The VITA program in South Jersey is coordinated by the United Way of Greater Philadelphia and Southern New Jersey and the Internal Revenue Service, with a grant from the IRS. All volunteers get training and must pass an exam to become IRS-certified.
Eligible residents must have a household income of less than $52,000 per year; local coordinators said participation has grown every year. Most participants get refunds, said Amanda McGowan, director of Community Initiatives for the United Way.
Last year, 413 Atlantic County residents got free tax returns, and $465,000 was refunded. In Cape May County, 684 residents participated and $586,000 was refunded. In Cumberland County, 940 returns were completed and about $1 million was refunded.

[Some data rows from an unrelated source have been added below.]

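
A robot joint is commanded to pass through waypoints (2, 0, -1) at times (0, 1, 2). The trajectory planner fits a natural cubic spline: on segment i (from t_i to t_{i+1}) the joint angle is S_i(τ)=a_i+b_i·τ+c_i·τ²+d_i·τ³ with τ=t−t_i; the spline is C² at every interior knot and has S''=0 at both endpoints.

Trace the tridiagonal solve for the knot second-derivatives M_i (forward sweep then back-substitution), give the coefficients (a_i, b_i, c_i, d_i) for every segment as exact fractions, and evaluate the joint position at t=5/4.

Δ: Δ0=-2, Δ1=-1
row 1: diag=4, rhs=6; c'=1/4, d'=3/2
back: M1=3/2
M: M0=0, M1=3/2, M2=0
seg 0: a=2, c=M0/2=0, d=(M1−M0)/(6·1)=1/4, b=Δ0−h0·(2M0+M1)/6=-9/4
seg 1: a=0, c=M1/2=3/4, d=(M2−M1)/(6·1)=-1/4, b=Δ1−h1·(2M1+M2)/6=-3/2
t_q=5/4 → seg 1, τ=1/4; S=0+-3/2·τ+3/4·τ²+-1/4·τ³=-85/256

  seg 0: a=2 b=-9/4 c=0 d=1/4
  seg 1: a=0 b=-3/2 c=3/4 d=-1/4
S(5/4) = -85/256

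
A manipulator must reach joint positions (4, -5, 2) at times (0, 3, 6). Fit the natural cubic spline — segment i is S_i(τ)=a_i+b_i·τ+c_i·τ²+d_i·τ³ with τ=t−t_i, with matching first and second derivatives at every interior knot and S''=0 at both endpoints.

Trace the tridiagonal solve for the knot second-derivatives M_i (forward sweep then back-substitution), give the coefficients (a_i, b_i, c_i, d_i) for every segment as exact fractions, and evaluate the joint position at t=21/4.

  seg 0: a=4 b=-13/3 c=0 d=4/27
  seg 1: a=-5 b=-1/3 c=4/3 d=-4/27
S(21/4) = -11/16

Δ: Δ0=-3, Δ1=7/3
row 1: diag=12, rhs=32; c'=1/4, d'=8/3
back: M1=8/3
M: M0=0, M1=8/3, M2=0
seg 0: a=4, c=M0/2=0, d=(M1−M0)/(6·3)=4/27, b=Δ0−h0·(2M0+M1)/6=-13/3
seg 1: a=-5, c=M1/2=4/3, d=(M2−M1)/(6·3)=-4/27, b=Δ1−h1·(2M1+M2)/6=-1/3
t_q=21/4 → seg 1, τ=9/4; S=-5+-1/3·τ+4/3·τ²+-4/27·τ³=-11/16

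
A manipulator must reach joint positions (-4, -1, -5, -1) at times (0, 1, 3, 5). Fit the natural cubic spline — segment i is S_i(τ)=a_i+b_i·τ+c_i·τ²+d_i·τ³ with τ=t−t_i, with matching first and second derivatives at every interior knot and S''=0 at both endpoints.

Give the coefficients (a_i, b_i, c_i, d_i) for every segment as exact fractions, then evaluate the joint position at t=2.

Δ: Δ0=3, Δ1=-2, Δ2=2
row 1: diag=6, rhs=-30; c'=1/3, d'=-5
row 2: denom=8−2·1/3=22/3; d'=(24−2·-5)/(22/3)=51/11
back: M2=51/11
back: M1=-5−1/3·51/11=-72/11
M: M0=0, M1=-72/11, M2=51/11, M3=0
seg 0: a=-4, c=M0/2=0, d=(M1−M0)/(6·1)=-12/11, b=Δ0−h0·(2M0+M1)/6=45/11
seg 1: a=-1, c=M1/2=-36/11, d=(M2−M1)/(6·2)=41/44, b=Δ1−h1·(2M1+M2)/6=9/11
seg 2: a=-5, c=M2/2=51/22, d=(M3−M2)/(6·2)=-17/44, b=Δ2−h2·(2M2+M3)/6=-12/11
t_q=2 → seg 1, τ=1; S=-1+9/11·τ+-36/11·τ²+41/44·τ³=-111/44

  seg 0: a=-4 b=45/11 c=0 d=-12/11
  seg 1: a=-1 b=9/11 c=-36/11 d=41/44
  seg 2: a=-5 b=-12/11 c=51/22 d=-17/44
S(2) = -111/44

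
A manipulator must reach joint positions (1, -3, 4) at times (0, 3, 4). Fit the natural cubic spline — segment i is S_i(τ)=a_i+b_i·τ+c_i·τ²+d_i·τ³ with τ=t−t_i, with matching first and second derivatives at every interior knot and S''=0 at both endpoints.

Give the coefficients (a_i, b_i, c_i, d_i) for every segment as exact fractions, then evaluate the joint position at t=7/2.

  seg 0: a=1 b=-107/24 c=0 d=25/72
  seg 1: a=-3 b=59/12 c=25/8 d=-25/24
S(7/2) = 7/64

Δ: Δ0=-4/3, Δ1=7
row 1: diag=8, rhs=50; c'=1/8, d'=25/4
back: M1=25/4
M: M0=0, M1=25/4, M2=0
seg 0: a=1, c=M0/2=0, d=(M1−M0)/(6·3)=25/72, b=Δ0−h0·(2M0+M1)/6=-107/24
seg 1: a=-3, c=M1/2=25/8, d=(M2−M1)/(6·1)=-25/24, b=Δ1−h1·(2M1+M2)/6=59/12
t_q=7/2 → seg 1, τ=1/2; S=-3+59/12·τ+25/8·τ²+-25/24·τ³=7/64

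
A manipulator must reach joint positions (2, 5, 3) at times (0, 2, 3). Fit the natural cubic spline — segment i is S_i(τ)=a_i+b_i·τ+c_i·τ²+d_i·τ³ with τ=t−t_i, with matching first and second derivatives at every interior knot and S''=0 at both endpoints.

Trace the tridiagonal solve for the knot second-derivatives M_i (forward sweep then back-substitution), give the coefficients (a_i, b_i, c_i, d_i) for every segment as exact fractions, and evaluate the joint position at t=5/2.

  seg 0: a=2 b=8/3 c=0 d=-7/24
  seg 1: a=5 b=-5/6 c=-7/4 d=7/12
S(5/2) = 135/32

Δ: Δ0=3/2, Δ1=-2
row 1: diag=6, rhs=-21; c'=1/6, d'=-7/2
back: M1=-7/2
M: M0=0, M1=-7/2, M2=0
seg 0: a=2, c=M0/2=0, d=(M1−M0)/(6·2)=-7/24, b=Δ0−h0·(2M0+M1)/6=8/3
seg 1: a=5, c=M1/2=-7/4, d=(M2−M1)/(6·1)=7/12, b=Δ1−h1·(2M1+M2)/6=-5/6
t_q=5/2 → seg 1, τ=1/2; S=5+-5/6·τ+-7/4·τ²+7/12·τ³=135/32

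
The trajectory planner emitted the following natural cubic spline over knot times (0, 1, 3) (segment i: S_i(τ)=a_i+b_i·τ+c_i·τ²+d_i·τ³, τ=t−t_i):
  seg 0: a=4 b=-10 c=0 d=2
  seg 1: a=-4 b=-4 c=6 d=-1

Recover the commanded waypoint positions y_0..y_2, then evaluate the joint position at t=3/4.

y_0 = S_0(0) = a_0 = 4
y_1 = S_1(0) = a_1 = -4
y_2 = S_1(2) = 4
t_q=3/4 is in segment 0 (τ=3/4); S_0(τ)=-85/32

y_0=4 y_1=-4 y_2=4
S(3/4) = -85/32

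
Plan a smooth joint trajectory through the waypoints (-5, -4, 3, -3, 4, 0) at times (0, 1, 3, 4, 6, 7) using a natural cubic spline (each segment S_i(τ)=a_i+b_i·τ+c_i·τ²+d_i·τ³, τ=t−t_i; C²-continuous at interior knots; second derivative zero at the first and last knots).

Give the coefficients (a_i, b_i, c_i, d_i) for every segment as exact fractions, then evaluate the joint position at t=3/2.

Δ: Δ0=1, Δ1=7/2, Δ2=-6, Δ3=7/2, Δ4=-4
row 1: diag=6, rhs=15; c'=1/3, d'=5/2
row 2: denom=6−2·1/3=16/3; d'=(-57−2·5/2)/(16/3)=-93/8
row 3: denom=6−1·3/16=93/16; d'=(57−1·-93/8)/(93/16)=366/31
row 4: denom=6−2·32/93=494/93; d'=(-45−2·366/31)/(494/93)=-6381/494
back: M4=-6381/494
back: M3=366/31−32/93·-6381/494=4014/247
back: M2=-93/8−3/16·4014/247=-3624/247
back: M1=5/2−1/3·-3624/247=3651/494
M: M0=0, M1=3651/494, M2=-3624/247, M3=4014/247, M4=-6381/494, M5=0
seg 0: a=-5, c=M0/2=0, d=(M1−M0)/(6·1)=1217/988, b=Δ0−h0·(2M0+M1)/6=-229/988
seg 1: a=-4, c=M1/2=3651/988, d=(M2−M1)/(6·2)=-3633/1976, b=Δ1−h1·(2M1+M2)/6=1711/494
seg 2: a=3, c=M2/2=-1812/247, d=(M3−M2)/(6·1)=67/13, b=Δ2−h2·(2M2+M3)/6=-943/247
seg 3: a=-3, c=M3/2=2007/247, d=(M4−M3)/(6·2)=-4803/1976, b=Δ3−h3·(2M3+M4)/6=-748/247
seg 4: a=4, c=M4/2=-6381/988, d=(M5−M4)/(6·1)=2127/988, b=Δ4−h4·(2M4+M5)/6=151/494
t_q=3/2 → seg 1, τ=1/2; S=-4+1711/494·τ+3651/988·τ²+-3633/1976·τ³=-24885/15808

  seg 0: a=-5 b=-229/988 c=0 d=1217/988
  seg 1: a=-4 b=1711/494 c=3651/988 d=-3633/1976
  seg 2: a=3 b=-943/247 c=-1812/247 d=67/13
  seg 3: a=-3 b=-748/247 c=2007/247 d=-4803/1976
  seg 4: a=4 b=151/494 c=-6381/988 d=2127/988
S(3/2) = -24885/15808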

Alice Woods, United Way executive director in Cumberland County, said the organization would like to reach even more people. Residents can do their own taxes for free online, but some don’t have the technological skills or are nervous about doing their own taxes. She said the volunteers can also help make sure residents are getting all of the deductions to which they are entitled.
“It’s part of what we are doing here to help people gain financial stability,” she said. “When people are getting back more than they expected, they are so happy, and they can use that money to pay bills.”

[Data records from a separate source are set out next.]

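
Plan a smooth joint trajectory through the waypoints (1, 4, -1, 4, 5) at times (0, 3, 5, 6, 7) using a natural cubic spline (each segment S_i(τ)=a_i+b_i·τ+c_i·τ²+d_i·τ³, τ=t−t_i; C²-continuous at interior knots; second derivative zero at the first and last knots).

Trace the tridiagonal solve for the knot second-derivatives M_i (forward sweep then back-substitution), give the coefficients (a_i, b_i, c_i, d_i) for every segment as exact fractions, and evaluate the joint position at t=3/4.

Δ: Δ0=1, Δ1=-5/2, Δ2=5, Δ3=1
row 1: diag=10, rhs=-21; c'=1/5, d'=-21/10
row 2: denom=6−2·1/5=28/5; d'=(45−2·-21/10)/(28/5)=123/14
row 3: denom=4−1·5/28=107/28; d'=(-24−1·123/14)/(107/28)=-918/107
back: M3=-918/107
back: M2=123/14−5/28·-918/107=1104/107
back: M1=-21/10−1/5·1104/107=-891/214
M: M0=0, M1=-891/214, M2=1104/107, M3=-918/107, M4=0
seg 0: a=1, c=M0/2=0, d=(M1−M0)/(6·3)=-99/428, b=Δ0−h0·(2M0+M1)/6=1319/428
seg 1: a=4, c=M1/2=-891/428, d=(M2−M1)/(6·2)=1033/856, b=Δ1−h1·(2M1+M2)/6=-677/214
seg 2: a=-1, c=M2/2=552/107, d=(M3−M2)/(6·1)=-337/107, b=Δ2−h2·(2M2+M3)/6=320/107
seg 3: a=4, c=M3/2=-459/107, d=(M4−M3)/(6·1)=153/107, b=Δ3−h3·(2M3+M4)/6=413/107
t_q=3/4 → seg 0, τ=3/4; S=1+1319/428·τ+0·τ²+-99/428·τ³=88031/27392

  seg 0: a=1 b=1319/428 c=0 d=-99/428
  seg 1: a=4 b=-677/214 c=-891/428 d=1033/856
  seg 2: a=-1 b=320/107 c=552/107 d=-337/107
  seg 3: a=4 b=413/107 c=-459/107 d=153/107
S(3/4) = 88031/27392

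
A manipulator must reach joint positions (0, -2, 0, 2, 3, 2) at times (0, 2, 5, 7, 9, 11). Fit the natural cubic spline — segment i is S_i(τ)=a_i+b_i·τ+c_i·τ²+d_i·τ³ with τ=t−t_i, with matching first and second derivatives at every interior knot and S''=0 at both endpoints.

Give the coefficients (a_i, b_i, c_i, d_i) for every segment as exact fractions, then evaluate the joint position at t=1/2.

Δ: Δ0=-1, Δ1=2/3, Δ2=1, Δ3=1/2, Δ4=-1/2
row 1: diag=10, rhs=10; c'=3/10, d'=1
row 2: denom=10−3·3/10=91/10; d'=(2−3·1)/(91/10)=-10/91
row 3: denom=8−2·20/91=688/91; d'=(-3−2·-10/91)/(688/91)=-253/688
row 4: denom=8−2·91/344=1285/172; d'=(-6−2·-253/688)/(1285/172)=-1811/2570
back: M4=-1811/2570
back: M3=-253/688−91/344·-1811/2570=-233/1285
back: M2=-10/91−20/91·-233/1285=-18/257
back: M1=1−3/10·-18/257=1312/1285
M: M0=0, M1=1312/1285, M2=-18/257, M3=-233/1285, M4=-1811/2570, M5=0
seg 0: a=0, c=M0/2=0, d=(M1−M0)/(6·2)=328/3855, b=Δ0−h0·(2M0+M1)/6=-5167/3855
seg 1: a=-2, c=M1/2=656/1285, d=(M2−M1)/(6·3)=-701/11565, b=Δ1−h1·(2M1+M2)/6=-1231/3855
seg 2: a=0, c=M2/2=-9/257, d=(M3−M2)/(6·2)=-143/15420, b=Δ2−h2·(2M2+M3)/6=4268/3855
seg 3: a=2, c=M3/2=-233/2570, d=(M4−M3)/(6·2)=-269/6168, b=Δ3−h3·(2M3+M4)/6=3299/3855
seg 4: a=3, c=M4/2=-1811/5140, d=(M5−M4)/(6·2)=1811/30840, b=Δ4−h4·(2M4+M5)/6=-233/7710
t_q=1/2 → seg 0, τ=1/2; S=0+-5167/3855·τ+0·τ²+328/3855·τ³=-339/514

  seg 0: a=0 b=-5167/3855 c=0 d=328/3855
  seg 1: a=-2 b=-1231/3855 c=656/1285 d=-701/11565
  seg 2: a=0 b=4268/3855 c=-9/257 d=-143/15420
  seg 3: a=2 b=3299/3855 c=-233/2570 d=-269/6168
  seg 4: a=3 b=-233/7710 c=-1811/5140 d=1811/30840
S(1/2) = -339/514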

The program could use more volunteers. About 30 work in South Jersey at multiple sites.
Volunteer John Leopold, of Buena Vista Township, retired from teaching marketing at Vineland High School and worked for the tax-preparation service H&R Block. He said he likes to stay active, he likes doing taxes and he especially likes helping people get refunds. Leopold said sometimes people are unaware of all the deductions they can get for things such as child care and education.
“Some people will come in really nervous but then leave smiling,” he said. “People are so appreciative for the help.”

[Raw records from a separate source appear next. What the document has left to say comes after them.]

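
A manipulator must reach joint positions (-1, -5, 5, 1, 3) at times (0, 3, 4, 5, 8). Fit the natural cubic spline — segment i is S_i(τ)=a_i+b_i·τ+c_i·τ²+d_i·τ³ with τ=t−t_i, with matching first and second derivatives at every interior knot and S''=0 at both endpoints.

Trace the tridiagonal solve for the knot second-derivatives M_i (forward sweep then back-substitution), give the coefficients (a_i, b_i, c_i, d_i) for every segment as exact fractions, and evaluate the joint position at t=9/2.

Δ: Δ0=-4/3, Δ1=10, Δ2=-4, Δ3=2/3
row 1: diag=8, rhs=68; c'=1/8, d'=17/2
row 2: denom=4−1·1/8=31/8; d'=(-84−1·17/2)/(31/8)=-740/31
row 3: denom=8−1·8/31=240/31; d'=(28−1·-740/31)/(240/31)=67/10
back: M3=67/10
back: M2=-740/31−8/31·67/10=-128/5
back: M1=17/2−1/8·-128/5=117/10
M: M0=0, M1=117/10, M2=-128/5, M3=67/10, M4=0
seg 0: a=-1, c=M0/2=0, d=(M1−M0)/(6·3)=13/20, b=Δ0−h0·(2M0+M1)/6=-431/60
seg 1: a=-5, c=M1/2=117/20, d=(M2−M1)/(6·1)=-373/60, b=Δ1−h1·(2M1+M2)/6=311/30
seg 2: a=5, c=M2/2=-64/5, d=(M3−M2)/(6·1)=323/60, b=Δ2−h2·(2M2+M3)/6=41/12
seg 3: a=1, c=M3/2=67/20, d=(M4−M3)/(6·3)=-67/180, b=Δ3−h3·(2M3+M4)/6=-181/30
t_q=9/2 → seg 2, τ=1/2; S=5+41/12·τ+-64/5·τ²+323/60·τ³=669/160

  seg 0: a=-1 b=-431/60 c=0 d=13/20
  seg 1: a=-5 b=311/30 c=117/20 d=-373/60
  seg 2: a=5 b=41/12 c=-64/5 d=323/60
  seg 3: a=1 b=-181/30 c=67/20 d=-67/180
S(9/2) = 669/160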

Some volunteers and clients have been participating for several years. Some clients ask for a specific volunteer they’ve worked with before, local United Way VITA coordinater Virginia Nikolaidis said.
The volunteers complete both the federal and state tax return, and focus on people who need only the basic 1040 return. They do not do business returns or returns that are very complex, though they will try to help as many people as they can. A typical return takes about a half-hour to complete.
“We will get a few we have to turn away, but not many,” Leopold said.
In Cape May, the program is coordinated by the Retired Senior Volunteer Program. Director Joan Rowland said many participants are senior citizens. She has about seven volunteers and said they are running out of appointments for this season.
Mary Godleski-Cantin, United Way’s associate director of communications, said the organization still has time to train volunteers, who typically begin as greeters, then work with a more experienced volunteer.
Clients at the Hammonton site said they very much appreciate the help.
Leo Brunozzi, of Buena Vista, said he’s come for help with his taxes the past three or four years. He likes that it’s free, quick and he can get his refund check directly deposited into his bank account.
Single mom Dawn Waterfield, of Hammonton, said she would have a hard time paying someone to do her taxes, so she appreciates being able to save the money and still get professional help. This is her third year having her taxes done through VITA.
The only complaint clients had was that there was some delay in getting an appointment through the 211 information system. Godleski-Cantin said the system got backed up during recent snowstorms when many people were using it, but the centralized system is the best way to get an appointment since there are multiple sites in each county. In Cape May County, residents can call the individual sites.